Because it is temporary, a permanent structure can be built if the business is successful and the containers could be moved to a different location, such as Chaffee Crossing, in a few years, Hanna said.
The CBID board unanimously approved a variance to allow the containers to be used. Hanna will now have to go before the Fort Smith Planning and Zoning Commission/Board of Zoning Adjustment with a variance application. The proposed site for the metal containers is in a Planned Zoning District that requires a minimum of 80% high-quality materials on facades. Shipping containers are 0% high quality material, Hanna said. That variance application will be considered at the planning and zoning commission’s Dec. 10 meeting. If the variance is approved, the containers would be placed at the area around the first of the year with the bike sharing hub opening for business around Jan. 15, Hanna said.
In other business the CBID board agreed to proceed with drawing up a petition for assessment on property within the district. The board voted Aug. 20 to proceed with plans for property assessment within the district, a move they hoped would allow the board to do more things to improve the downtown area of Fort Smith.
According to state law, there are two types of assessments that can be levied against real property inside a city’s improvement district – a project/improvement-specific assessment, levied to fund a “specific ‘plan of improvement,’” or a supplemental annual assessment to be used for ongoing operations or maintenance activities, Deputy City Administrator Jeff Dingman said in a memo to the board dated Aug. 16.
Bill Hanna, CBID board chair, said the Fort Smith CBID is one of the few in the state not funded by an assessment. Based on property valuations as of July 28, each 1-mill assessment on properties within the CBID would amount to $38,834.47 in annual operating revenue, Dingman said. An 8-mil assessment would mean approximately $310,657 in annual funding for the district.
Before an assessment can be levied, more than 50% of property owners in the district must sign a petition agreeing to an assessment. The CBID board would then present that petition and the plan to the Fort Smith City Board of Directors. Dingman said under the state law if the CBID has the required signatures on the petition, the city’s BOD would be compelled to approve the assessment as an ordinance.
The board plans to use monies garnered from an assessment to fund an ambassador program that would hire off-duty police officers as part of a Safety and Security program for downtown. That program would cost about $136,000 annually, according to a proposed operating budget.
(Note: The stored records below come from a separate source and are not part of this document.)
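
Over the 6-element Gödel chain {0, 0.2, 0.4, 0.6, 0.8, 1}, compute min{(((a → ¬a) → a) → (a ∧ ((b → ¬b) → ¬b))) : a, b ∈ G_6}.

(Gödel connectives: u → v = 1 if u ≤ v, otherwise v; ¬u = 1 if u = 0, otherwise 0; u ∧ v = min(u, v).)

The minimum is attained at a = 0.2, b = 0:
  ¬a: Gödel ¬ of 0.2 = 0 (operand ≠ 0)
  (a → ¬a): 0.2 > 0, so result = 0
  ((a → ¬a) → a): 0 ≤ 0.2, so result = 1
  ¬b: Gödel ¬ of 0 = 1 (operand is 0)
  (b → ¬b): 0 ≤ 1, so result = 1
  ¬b: Gödel ¬ of 0 = 1 (operand is 0)
  ((b → ¬b) → ¬b): 1 ≤ 1, so result = 1
  (a ∧ ((b → ¬b) → ¬b)) = min(0.2, 1) = 0.2
  (((a → ¬a) → a) → (a ∧ ((b → ¬b) → ¬b))): 1 > 0.2, so result = 0.2
Checking all 36 assignments confirms none give a value below 0.20.

0.20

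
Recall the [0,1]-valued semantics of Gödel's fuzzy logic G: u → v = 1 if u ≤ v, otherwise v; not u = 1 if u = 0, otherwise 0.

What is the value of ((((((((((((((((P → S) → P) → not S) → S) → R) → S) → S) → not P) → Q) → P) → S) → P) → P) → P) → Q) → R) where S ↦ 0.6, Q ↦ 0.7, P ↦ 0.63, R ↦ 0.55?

(P → S): 0.63 > 0.6, so result = 0.6
((P → S) → P): 0.6 ≤ 0.63, so result = 1
not S: Gödel ¬ of 0.6 = 0 (operand ≠ 0)
(((P → S) → P) → not S): 1 > 0, so result = 0
((((P → S) → P) → not S) → S): 0 ≤ 0.6, so result = 1
(((((P → S) → P) → not S) → S) → R): 1 > 0.55, so result = 0.55
((((((P → S) → P) → not S) → S) → R) → S): 0.55 ≤ 0.6, so result = 1
(((((((P → S) → P) → not S) → S) → R) → S) → S): 1 > 0.6, so result = 0.6
not P: Gödel ¬ of 0.63 = 0 (operand ≠ 0)
((((((((P → S) → P) → not S) → S) → R) → S) → S) → not P): 0.6 > 0, so result = 0
(((((((((P → S) → P) → not S) → S) → R) → S) → S) → not P) → Q): 0 ≤ 0.7, so result = 1
((((((((((P → S) → P) → not S) → S) → R) → S) → S) → not P) → Q) → P): 1 > 0.63, so result = 0.63
(((((((((((P → S) → P) → not S) → S) → R) → S) → S) → not P) → Q) → P) → S): 0.63 > 0.6, so result = 0.6
((((((((((((P → S) → P) → not S) → S) → R) → S) → S) → not P) → Q) → P) → S) → P): 0.6 ≤ 0.63, so result = 1
(((((((((((((P → S) → P) → not S) → S) → R) → S) → S) → not P) → Q) → P) → S) → P) → P): 1 > 0.63, so result = 0.63
((((((((((((((P → S) → P) → not S) → S) → R) → S) → S) → not P) → Q) → P) → S) → P) → P) → P): 0.63 ≤ 0.63, so result = 1
(((((((((((((((P → S) → P) → not S) → S) → R) → S) → S) → not P) → Q) → P) → S) → P) → P) → P) → Q): 1 > 0.7, so result = 0.7
((((((((((((((((P → S) → P) → not S) → S) → R) → S) → S) → not P) → Q) → P) → S) → P) → P) → P) → Q) → R): 0.7 > 0.55, so result = 0.55

0.55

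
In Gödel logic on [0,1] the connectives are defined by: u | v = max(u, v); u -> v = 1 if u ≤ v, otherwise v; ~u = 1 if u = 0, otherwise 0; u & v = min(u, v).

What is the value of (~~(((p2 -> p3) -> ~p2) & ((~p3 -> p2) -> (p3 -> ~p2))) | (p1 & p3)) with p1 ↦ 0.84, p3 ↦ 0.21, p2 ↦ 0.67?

(p2 -> p3): 0.67 > 0.21, so result = 0.21
~p2: Gödel ¬ of 0.67 = 0 (operand ≠ 0)
((p2 -> p3) -> ~p2): 0.21 > 0, so result = 0
~p3: Gödel ¬ of 0.21 = 0 (operand ≠ 0)
(~p3 -> p2): 0 ≤ 0.67, so result = 1
~p2: Gödel ¬ of 0.67 = 0 (operand ≠ 0)
(p3 -> ~p2): 0.21 > 0, so result = 0
((~p3 -> p2) -> (p3 -> ~p2)): 1 > 0, so result = 0
(((p2 -> p3) -> ~p2) & ((~p3 -> p2) -> (p3 -> ~p2))) = min(0, 0) = 0
~(((p2 -> p3) -> ~p2) & ((~p3 -> p2) -> (p3 -> ~p2))): Gödel ¬ of 0 = 1 (operand is 0)
~~(((p2 -> p3) -> ~p2) & ((~p3 -> p2) -> (p3 -> ~p2))): Gödel ¬ of 1 = 0 (operand ≠ 0)
(p1 & p3) = min(0.84, 0.21) = 0.21
(~~(((p2 -> p3) -> ~p2) & ((~p3 -> p2) -> (p3 -> ~p2))) | (p1 & p3)) = max(0, 0.21) = 0.21

0.21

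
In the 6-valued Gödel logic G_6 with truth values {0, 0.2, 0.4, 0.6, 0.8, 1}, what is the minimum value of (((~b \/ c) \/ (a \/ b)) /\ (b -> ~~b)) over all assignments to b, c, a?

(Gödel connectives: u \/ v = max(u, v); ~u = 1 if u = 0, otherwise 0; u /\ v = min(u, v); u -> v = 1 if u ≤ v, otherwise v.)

The minimum is attained at b = 0.2, c = 0, a = 0:
  ~b: Gödel ¬ of 0.2 = 0 (operand ≠ 0)
  (~b \/ c) = max(0, 0) = 0
  (a \/ b) = max(0, 0.2) = 0.2
  ((~b \/ c) \/ (a \/ b)) = max(0, 0.2) = 0.2
  ~b: Gödel ¬ of 0.2 = 0 (operand ≠ 0)
  ~~b: Gödel ¬ of 0 = 1 (operand is 0)
  (b -> ~~b): 0.2 ≤ 1, so result = 1
  (((~b \/ c) \/ (a \/ b)) /\ (b -> ~~b)) = min(0.2, 1) = 0.2
Checking all 216 assignments confirms none give a value below 0.20.

0.20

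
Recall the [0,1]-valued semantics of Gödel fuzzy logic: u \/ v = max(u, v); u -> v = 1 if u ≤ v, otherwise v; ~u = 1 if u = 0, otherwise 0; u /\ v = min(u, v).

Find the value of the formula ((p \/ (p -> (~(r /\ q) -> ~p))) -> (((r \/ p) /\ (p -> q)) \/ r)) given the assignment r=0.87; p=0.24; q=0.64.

0.87

(r /\ q) = min(0.87, 0.64) = 0.64
~(r /\ q): Gödel ¬ of 0.64 = 0 (operand ≠ 0)
~p: Gödel ¬ of 0.24 = 0 (operand ≠ 0)
(~(r /\ q) -> ~p): 0 ≤ 0, so result = 1
(p -> (~(r /\ q) -> ~p)): 0.24 ≤ 1, so result = 1
(p \/ (p -> (~(r /\ q) -> ~p))) = max(0.24, 1) = 1
(r \/ p) = max(0.87, 0.24) = 0.87
(p -> q): 0.24 ≤ 0.64, so result = 1
((r \/ p) /\ (p -> q)) = min(0.87, 1) = 0.87
(((r \/ p) /\ (p -> q)) \/ r) = max(0.87, 0.87) = 0.87
((p \/ (p -> (~(r /\ q) -> ~p))) -> (((r \/ p) /\ (p -> q)) \/ r)): 1 > 0.87, so result = 0.87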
The assessment would also fund a Green and Clean project that would include streetscape maintenance and landscaping, which could incorporate care of flowerbeds as well as pruning and possible replacement of trees, cleaning and repairs to benches, lighting and trash receptacles, litter control, conversion of lights along Garrison Avenue to LED and more, Dingman said. A final cost projection for the Green and Clean program was not available Tuesday.
Board members also had questions whether not-for-profit organizations owning property in the district, such as churches and Baptist Health-Fort Smith, would have their property assessed. A “significant” amount of property in the district is owned by not-for-profit organizations, Sam Sicard, board member noted. That question will be posed to an attorney when the petition is being drafted, the board decided. The answer could affect the amount of the assessment. The board is leaning toward an 8-mil assessment.